We don’t need to spend so much on funerals
Tuesday, August 7th, 2012I’ve got a lot of time for Poppy Mardell, who runs Poppy’s Funerals: The Modern Funeral Company.
Her business is recommended by the Good Funeral Guide and the Natural Death Centre and they don’t give out their recommendations lightly.
Poppy wrote a particularly interesting piece in Huffington Post, Funerals: Why Do We Spend So Much? She answered the question in these words:
“The reason we blow money on funerals… is a mixture of the unstoppable pain we feel after a death, mixed with our complete inexperience of arranging a funeral, with a drop of terror at finding ourselves in an undertaker’s shop decked out in the style of Oliver Twist. We will go along with anything they suggest. Which is insane. Because whilst undertakers are often lovely people…they are running a business and they need to pay for the costs of the fleet of hearses, the chapels of rest, the embalmer’s salary. So they’re going to encourage you to buy the whole package.”
She is absolutely right, and it’s been clear to me for a long time that people pay too much for funerals because they are uninformed customers making what is usually a panic purchase.
There is also another reason, and that is the family dynamics, or psychology. Which family member is going to say: “Do we really need to spend so much on mother’s funeral?” Who would risk the recrimination of wanting to save money on the funeral, or the shame of the implicit lack of money to pay for it?
My Last Song was created to inform people of the choices they had, to encourage people to plan ahead, thereby turning our visitors into informed customers of the funeral trade and able to make a more rational rather than panic purchase.

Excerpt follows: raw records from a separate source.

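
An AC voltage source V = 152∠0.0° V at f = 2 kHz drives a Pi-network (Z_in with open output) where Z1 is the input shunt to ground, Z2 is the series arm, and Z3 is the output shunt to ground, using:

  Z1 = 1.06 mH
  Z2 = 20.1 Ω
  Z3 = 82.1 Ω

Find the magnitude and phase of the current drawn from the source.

Step 1 — Angular frequency: ω = 2π·f = 2π·2000 = 1.257e+04 rad/s.
Step 2 — Component impedances:
  Z1: Z = jωL = j·1.257e+04·0.00106 = 0 + j13.32 Ω
  Z2: Z = R = 20.1 Ω
  Z3: Z = R = 82.1 Ω
Step 3 — With open output, the series arm Z2 and the output shunt Z3 appear in series to ground: Z2 + Z3 = 102.2 Ω.
Step 4 — Parallel with input shunt Z1: Z_in = Z1 || (Z2 + Z3) = 1.707 + j13.1 Ω = 13.21∠82.6° Ω.
Step 5 — Source phasor: V = 152∠0.0° V = 152 V.
Step 6 — Ohm's law: I = V / Z_total = (152) / (1.707 + j13.1) = 1.487 - j11.41 A.
Step 7 — Convert to polar: |I| = 11.51 A, ∠I = -82.6°.

I = 11.51∠-82.6° A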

We also knew of the problems of ensuring that funeral wishes – let’s say wanting a green funeral, or a humanist celebration of life, or having a message read or played to the gathering – were recorded and fulfilled.
That’s why we spent a lot of time, and money, creating a digital Lifebox in which funeral wishes can be stored securely, available only to close family members. The Lifebox does more than store your funeral wishes, it helps you record everythin that was important about your life that you want future generations to know about you…a sort of digital immortality.
Use your Lifebox properly and not only will your funeral be remembered for the right reasons, but your life as well. It’s the least you can do for your family.